According to the United States Census Bureau, the city has a total area of 1.02 sqmi, all land.

==Demographics==

===2020 census===
As of the census of 2020, there were 275 people, 134 households, and 68 families residing in the city. The population density was 364.3 inhabitants per square mile (140.7/km^{2}). There were 140 housing units at an average density of 185.5 per square mile (71.6/km^{2}). The racial makeup of the city was 92.4% White, 0.4% Black or African American, 0.0% Native American, 0.0% Asian, 0.0% Pacific Islander, 4.7% from other races and 2.5% from two or more races. Hispanic or Latino persons of any race comprised 6.5% of the population.

Of the 134 households, 27.6% of which had children under the age of 18 living with them, 39.6% were married couples living together, 14.9% were cohabitating couples, 20.9% had a female householder with no spouse or partner present and 24.6% had a male householder with no spouse or partner present. 49.3% of all households were non-families. 32.1% of all households were made up of individuals, 16.4% had someone living alone who was 65 years old or older.

The median age in the city was 37.3 years. 20.7% of the residents were under the age of 20; 9.8% were between the ages of 20 and 24; 26.9% were from 25 and 44; 24.4% were from 45 and 64; and 18.2% were 65 years of age or older. The gender makeup of the city was 50.2% male and 49.8% female.

===2010 census===
As of the census of 2010, there were 315 people, 138 households, and 77 families living in the city. The population density was 308.8 PD/sqmi. There were 147 housing units at an average density of 144.1 /sqmi. The racial makeup of the city was 99.7% White and 0.3% from two or more races.

There were 138 households, of which 29.0% had children under the age of 18 living with them, 46.4% were married couples living together, 4.3% had a female householder with no husband present, 5.1% had a male householder with no wife present, and 44.2% were non-families. 34.8% of all households were made up of individuals, and 13.8% had someone living alone who was 65 years of age or older. The average household size was 2.28 and the average family size was 3.03.

The median age in the city was 32.4 years. 24.8% of residents were under the age of 18; 9.4% were between the ages of 18 and 24; 26.9% were from 25 to 44; 23.1% were from 45 to 64; and 15.6% were 65 years of age or older. The gender makeup of the city was 50.8% male and 49.2% female.

===2000 census===
As of the census of 2000, there were 293 people, 124 households, and 80 families living in the city. The population density was 276.0 PD/sqmi.

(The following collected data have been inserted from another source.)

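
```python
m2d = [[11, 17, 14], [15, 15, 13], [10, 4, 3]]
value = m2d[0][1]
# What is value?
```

m2d[0] = [11, 17, 14]. Taking column 1 of that row yields 17.

17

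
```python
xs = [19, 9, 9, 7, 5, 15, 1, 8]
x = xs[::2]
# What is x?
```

xs has length 8. The slice xs[::2] selects indices [0, 2, 4, 6] (0->19, 2->9, 4->5, 6->1), giving [19, 9, 5, 1].

[19, 9, 5, 1]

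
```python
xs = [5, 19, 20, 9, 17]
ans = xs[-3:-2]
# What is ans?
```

xs has length 5. The slice xs[-3:-2] selects indices [2] (2->20), giving [20].

[20]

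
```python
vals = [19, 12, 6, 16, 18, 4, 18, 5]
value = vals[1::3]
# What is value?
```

vals has length 8. The slice vals[1::3] selects indices [1, 4, 7] (1->12, 4->18, 7->5), giving [12, 18, 5].

[12, 18, 5]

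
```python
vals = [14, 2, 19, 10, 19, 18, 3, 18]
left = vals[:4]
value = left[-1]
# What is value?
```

vals has length 8. The slice vals[:4] selects indices [0, 1, 2, 3] (0->14, 1->2, 2->19, 3->10), giving [14, 2, 19, 10]. So left = [14, 2, 19, 10]. Then left[-1] = 10.

10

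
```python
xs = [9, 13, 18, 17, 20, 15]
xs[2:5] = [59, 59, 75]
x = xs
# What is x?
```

xs starts as [9, 13, 18, 17, 20, 15] (length 6). The slice xs[2:5] covers indices [2, 3, 4] with values [18, 17, 20]. Replacing that slice with [59, 59, 75] (same length) produces [9, 13, 59, 59, 75, 15].

[9, 13, 59, 59, 75, 15]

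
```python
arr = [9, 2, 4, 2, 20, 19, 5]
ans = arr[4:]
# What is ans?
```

arr has length 7. The slice arr[4:] selects indices [4, 5, 6] (4->20, 5->19, 6->5), giving [20, 19, 5].

[20, 19, 5]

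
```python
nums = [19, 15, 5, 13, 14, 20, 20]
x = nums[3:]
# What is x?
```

nums has length 7. The slice nums[3:] selects indices [3, 4, 5, 6] (3->13, 4->14, 5->20, 6->20), giving [13, 14, 20, 20].

[13, 14, 20, 20]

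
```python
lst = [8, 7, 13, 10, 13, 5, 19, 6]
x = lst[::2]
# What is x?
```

lst has length 8. The slice lst[::2] selects indices [0, 2, 4, 6] (0->8, 2->13, 4->13, 6->19), giving [8, 13, 13, 19].

[8, 13, 13, 19]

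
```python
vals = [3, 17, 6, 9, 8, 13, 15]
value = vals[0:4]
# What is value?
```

vals has length 7. The slice vals[0:4] selects indices [0, 1, 2, 3] (0->3, 1->17, 2->6, 3->9), giving [3, 17, 6, 9].

[3, 17, 6, 9]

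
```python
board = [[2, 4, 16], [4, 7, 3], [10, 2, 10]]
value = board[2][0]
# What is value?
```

board[2] = [10, 2, 10]. Taking column 0 of that row yields 10.

10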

There were 137 housing units at an average density of 129.1 /sqmi. The racial makeup of the city was 99.66% White and 0.34% African American. Hispanic or Latino of any race were 1.37% of the population.

There were 124 households, out of which 27.4% had children under the age of 18 living with them, 54.0% were married couples living together, 7.3% had a female householder with no husband present, and 34.7% were non-families. 29.8% of all households were made up of individuals, and 13.7% had someone living alone who was 65 years of age or older. The average household size was 2.36 and the average family size was 2.91.

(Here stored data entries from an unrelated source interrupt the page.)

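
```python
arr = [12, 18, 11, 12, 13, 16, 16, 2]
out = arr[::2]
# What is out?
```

arr has length 8. The slice arr[::2] selects indices [0, 2, 4, 6] (0->12, 2->11, 4->13, 6->16), giving [12, 11, 13, 16].

[12, 11, 13, 16]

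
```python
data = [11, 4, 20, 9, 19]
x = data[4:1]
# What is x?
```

data has length 5. The slice data[4:1] resolves to an empty index range, so the result is [].

[]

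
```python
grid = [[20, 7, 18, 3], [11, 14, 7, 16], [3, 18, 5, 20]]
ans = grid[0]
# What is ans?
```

grid has 3 rows. Row 0 is [20, 7, 18, 3].

[20, 7, 18, 3]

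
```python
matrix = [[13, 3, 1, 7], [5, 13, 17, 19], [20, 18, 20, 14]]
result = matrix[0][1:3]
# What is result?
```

matrix[0] = [13, 3, 1, 7]. matrix[0] has length 4. The slice matrix[0][1:3] selects indices [1, 2] (1->3, 2->1), giving [3, 1].

[3, 1]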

In the city, the population was spread out, with 22.5% under the age of 18, 13.0% from 18 to 24, 25.6% from 25 to 44, 19.1% from 45 to 64, and 19.8% who were 65 years of age or older. The median age was 39 years. For every 100 females, there were 91.5 males. For every 100 females age 18 and over, there were 84.6 males.

The median income for a household in the city was $33,750, and the median income for a family was $42,500. Males had a median income of $25,750 versus $17,188 for females. The per capita income for the city was $15,206. About 2.6% of families and 8.2% of the population were below the poverty line, including 4.3% of those under the age of eighteen and 11.8% of those 65 or over.

==Education==
Howard–Winneshiek Community School District operates public schools. The district was formed from the merger of the Cresco, Lime Springs/Chester, Elma, and Ridgeway school districts, opening on July 1, 1960.

In 2008 Ridgeway Elementary School closed. The Ridgeway city government bought the school in 2010. In 2011 Sherill and Jeff Ryan bought the school and converted it into a shrimp farm.

==Notable person==
- Drengman Aaker, Iowa businessman and state legislator, lived in Ridgeway.